La Lega rivede le quote in Agenzia. Sala: spero incidente

Nuovo match sui trasporti tra Regione e Comune dopo licenze taxi, biglietto Atm, integrazione tariffaria. La Commissione regionale ha approvato ieri un emendamento della Lega a firma dei consiglieri Andrea Monti, Massimiliano Bastoni e Silvia Scurati con cui si intende ridurre la quota di rappresentanza del Comune di Milano e della Città Metropolitana (presieduti entrambi dal sindaco Beppe Sala) all'interno dell'Agenzia del trasporto pubblico del bacino di Milano, Monza, Brianza, Lodi e Pavia. La stesso - per dire - che ha autorizzato la riforma tariffaria dei mezzi pubblici. Nel testo si rileva come «evidenza critica» il fatto che un singolo rappresentante istituzionale - Sala nel doppio ruolo - detenga singolarmente oltre il 62% delle quote dell'Agenzia, «condizionandone di fatto l'azione, in contrasto con la ratio della legge che proprio per evitare posizioni dominanti ha previsto che nessun ente possa detenere più del 50% delle quote». La modifica, che dovrà essere approvata dall'aula, modificherebbe le quote degli enti nell'Agenzia affidando a Province e Città Metropolitane il 30% delle quote sulla base della popolazione residente, ai Comuni capoluogo il 40%, sempre sulla base dei residenti.
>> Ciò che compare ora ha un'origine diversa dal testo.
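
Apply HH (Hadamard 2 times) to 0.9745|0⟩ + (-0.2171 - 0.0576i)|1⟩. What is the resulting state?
0.9745|0⟩ + (-0.2171 - 0.0576i)|1⟩

H² = I, so an even number of Hadamards cancels: H^2 = I and the state is unchanged.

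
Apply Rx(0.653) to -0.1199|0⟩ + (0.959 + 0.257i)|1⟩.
(-0.03114 - 0.3076i)|0⟩ + (0.9083 + 0.2819i)|1⟩

Rx(0.653) = [[cos(θ/2), −i·sin(θ/2)], [−i·sin(θ/2), cos(θ/2)]]; θ = 0.653, cos(θ/2) ≈ 0.947171, sin(θ/2) ≈ 0.32073.
With a = amp(|0⟩) = -0.1199 and b = amp(|1⟩) = (0.959 + 0.257i):
new amp(|0⟩) = (0.947171)·a + (-0.32073i)·b = (-0.03114 - 0.3076i)
new amp(|1⟩) = (-0.32073i)·a + (0.947171)·b = (0.9083 + 0.2819i)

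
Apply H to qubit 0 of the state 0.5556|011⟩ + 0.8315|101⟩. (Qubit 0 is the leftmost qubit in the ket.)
0.588|001⟩ + 0.3929|011⟩ - 0.588|101⟩ + 0.3929|111⟩

H on qubit 0 mixes each pair of kets that differ only in qubit 0: amplitudes (a, b) of (|…0…⟩, |…1…⟩) become ((a + b)/√2, (a − b)/√2). Kets absent from the input have amplitude 0.
(|001⟩, |101⟩): (a, b) = (0, 0.8315) → (0.588, -0.588)
(|011⟩, |111⟩): (a, b) = (0.5556, 0) → (0.3929, 0.3929)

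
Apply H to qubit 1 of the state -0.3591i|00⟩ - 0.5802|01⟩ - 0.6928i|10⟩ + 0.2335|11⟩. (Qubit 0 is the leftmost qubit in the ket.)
(-0.4103 - 0.2539i)|00⟩ + (0.4103 - 0.2539i)|01⟩ + (0.1651 - 0.4899i)|10⟩ + (-0.1651 - 0.4899i)|11⟩

H on qubit 1 mixes each pair of kets that differ only in qubit 1: amplitudes (a, b) of (|…0…⟩, |…1…⟩) become ((a + b)/√2, (a − b)/√2). Kets absent from the input have amplitude 0.
(|00⟩, |01⟩): (a, b) = (-0.3591i, -0.5802) → ((-0.4103 - 0.2539i), (0.4103 - 0.2539i))
(|10⟩, |11⟩): (a, b) = (-0.6928i, 0.2335) → ((0.1651 - 0.4899i), (-0.1651 - 0.4899i))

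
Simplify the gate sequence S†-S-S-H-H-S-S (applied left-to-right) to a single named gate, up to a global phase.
S†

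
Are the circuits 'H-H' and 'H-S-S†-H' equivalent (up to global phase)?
Yes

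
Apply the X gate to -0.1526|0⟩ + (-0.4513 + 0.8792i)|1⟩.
(-0.4513 + 0.8792i)|0⟩ - 0.1526|1⟩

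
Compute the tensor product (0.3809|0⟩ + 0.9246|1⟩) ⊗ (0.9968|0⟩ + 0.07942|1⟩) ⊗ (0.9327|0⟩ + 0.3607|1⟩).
0.3541|000⟩ + 0.137|001⟩ + 0.02822|010⟩ + 0.01091|011⟩ + 0.8596|100⟩ + 0.3324|101⟩ + 0.06849|110⟩ + 0.02649|111⟩

amp(|b₁b₂…⟩) = product of the factor amplitudes for bits b₁, b₂, …; only kets whose every factor amplitude is nonzero survive.
|000⟩: (0.3809)(0.9968)(0.9327) = 0.3541
|001⟩: (0.3809)(0.9968)(0.3607) = 0.137
|010⟩: (0.3809)(0.07942)(0.9327) = 0.02822
|011⟩: (0.3809)(0.07942)(0.3607) = 0.01091
|100⟩: (0.9246)(0.9968)(0.9327) = 0.8596
|101⟩: (0.9246)(0.9968)(0.3607) = 0.3324
|110⟩: (0.9246)(0.07942)(0.9327) = 0.06849
|111⟩: (0.9246)(0.07942)(0.3607) = 0.02649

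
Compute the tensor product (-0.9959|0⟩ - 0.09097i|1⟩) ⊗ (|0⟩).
-0.9959|00⟩ - 0.09097i|10⟩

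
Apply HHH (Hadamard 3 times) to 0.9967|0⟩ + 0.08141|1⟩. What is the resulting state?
0.7623|0⟩ + 0.6472|1⟩

H² = I, so H^3 = H: a single Hadamard. With (a, b) = (0.9967, 0.08141), H gives ((a + b)/√2, (a − b)/√2) = (0.7623, 0.6472).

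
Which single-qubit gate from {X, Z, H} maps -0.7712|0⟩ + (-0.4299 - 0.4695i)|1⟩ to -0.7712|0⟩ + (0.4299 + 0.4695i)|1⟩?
Z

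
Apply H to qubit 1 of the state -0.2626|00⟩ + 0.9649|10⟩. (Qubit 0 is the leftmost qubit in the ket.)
-0.1857|00⟩ - 0.1857|01⟩ + 0.6823|10⟩ + 0.6823|11⟩

H on qubit 1 mixes each pair of kets that differ only in qubit 1: amplitudes (a, b) of (|…0…⟩, |…1…⟩) become ((a + b)/√2, (a − b)/√2). Kets absent from the input have amplitude 0.
(|00⟩, |01⟩): (a, b) = (-0.2626, 0) → (-0.1857, -0.1857)
(|10⟩, |11⟩): (a, b) = (0.9649, 0) → (0.6823, 0.6823)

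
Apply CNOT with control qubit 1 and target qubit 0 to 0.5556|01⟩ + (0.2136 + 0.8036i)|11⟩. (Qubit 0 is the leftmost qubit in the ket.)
(0.2136 + 0.8036i)|01⟩ + 0.5556|11⟩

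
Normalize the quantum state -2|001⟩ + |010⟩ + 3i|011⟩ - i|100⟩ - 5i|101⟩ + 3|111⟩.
-0.2857|001⟩ + 0.1429|010⟩ + 0.4286i|011⟩ - 0.1429i|100⟩ - 0.7143i|101⟩ + 0.4286|111⟩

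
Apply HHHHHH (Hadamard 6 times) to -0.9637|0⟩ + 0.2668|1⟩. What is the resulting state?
-0.9637|0⟩ + 0.2668|1⟩

H² = I, so an even number of Hadamards cancels: H^6 = I and the state is unchanged.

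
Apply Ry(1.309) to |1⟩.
-0.6088|0⟩ + 0.7934|1⟩

Ry(1.309) = [[cos(θ/2), −sin(θ/2)], [sin(θ/2), cos(θ/2)]]; θ = 1.309, cos(θ/2) ≈ 0.793352, sin(θ/2) ≈ 0.608763.
With a = amp(|0⟩) = 0 and b = amp(|1⟩) = 1:
new amp(|0⟩) = (0.793352)·a + (-0.608763)·b = -0.6088
new amp(|1⟩) = (0.608763)·a + (0.793352)·b = 0.7934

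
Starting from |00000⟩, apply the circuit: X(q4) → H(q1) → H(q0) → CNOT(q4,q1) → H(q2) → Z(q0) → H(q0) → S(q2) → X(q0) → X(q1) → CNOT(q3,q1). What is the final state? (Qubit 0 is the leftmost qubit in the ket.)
1/2|00001⟩ + (1/2)i|00101⟩ + 1/2|01001⟩ + (1/2)i|01101⟩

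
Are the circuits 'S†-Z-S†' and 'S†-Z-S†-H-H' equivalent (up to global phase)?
Yes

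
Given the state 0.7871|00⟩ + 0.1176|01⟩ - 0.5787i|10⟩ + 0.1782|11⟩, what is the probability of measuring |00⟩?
0.6195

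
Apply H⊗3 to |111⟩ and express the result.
1/√8|000⟩ - 1/√8|001⟩ - 1/√8|010⟩ + 1/√8|011⟩ - 1/√8|100⟩ + 1/√8|101⟩ + 1/√8|110⟩ - 1/√8|111⟩

H⊗3 gives amp(|y⟩) = (1/2√2) Σ_x (−1)^(x·y) amp(|x⟩), where x·y is the number of positions in which both x and y have a 1.
|000⟩: (1)/(2√2) = 1/√8
|001⟩: (-1)/(2√2) = -1/√8
|010⟩: (-1)/(2√2) = -1/√8
|011⟩: (1)/(2√2) = 1/√8
|100⟩: (-1)/(2√2) = -1/√8
|101⟩: (1)/(2√2) = 1/√8
|110⟩: (1)/(2√2) = 1/√8
|111⟩: (-1)/(2√2) = -1/√8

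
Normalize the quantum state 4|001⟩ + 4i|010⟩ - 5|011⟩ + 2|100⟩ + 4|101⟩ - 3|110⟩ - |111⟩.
0.4288|001⟩ + 0.4288i|010⟩ - 0.5361|011⟩ + 0.2144|100⟩ + 0.4288|101⟩ - 0.3216|110⟩ - 0.1072|111⟩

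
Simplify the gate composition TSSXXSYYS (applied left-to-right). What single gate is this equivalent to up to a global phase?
T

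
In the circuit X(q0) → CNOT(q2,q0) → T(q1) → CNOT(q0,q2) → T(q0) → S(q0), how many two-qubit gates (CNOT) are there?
2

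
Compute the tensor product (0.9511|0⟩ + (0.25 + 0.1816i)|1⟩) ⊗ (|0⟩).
0.9511|00⟩ + (0.25 + 0.1816i)|10⟩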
Ai Comuni oltre i 15mila abitanti e a quelli al di sotto il 10% ciascuno. «È un primo voto, spero che non venga confermata questa proposta - ha commentato Sala -. Ma se quella che si vuole in Italia è l'Autonomia della Regione e continuerò ad oppormi. Ne parlerò con Fontana con la massima tranquillità, però spero possa essere considerato un incidente di percorso». Infuriato l'assessore alla Mobilità Marco Granelli: «Ormai è chiarissimo - tuona -, la Lega vuole mettere le mani su Milano e sul trasporto pubblico. Vuole lanciare un'opa su Atm proprio quando si sta aprendo la gara. Con un blitz cambia le norme per accaparrarsi la maggioranza e dimezzare il ruolo di Milano e Città Metropolitana mentre è il momento delle gare per affidare il trasporto pubblico». Il capogruppo milanese della Lega Alessandro Morelli sostiene invece che «ancora una volta il Pd si muove contro i milanesi e unicamente a favore degli interessi di Sala che, con la nebulosa operazione Milano Next, sta stravolgendo il futuro di Atm senza alcuna condivisione e trasparenza con la città. La reazione di Granelli dimostra che la Lega ha sempre avuto ragione, in silenzio vogliono legare il futuro di Atm a enti privati che hanno interesse ai propri bilanci e non all'interesse pubblico».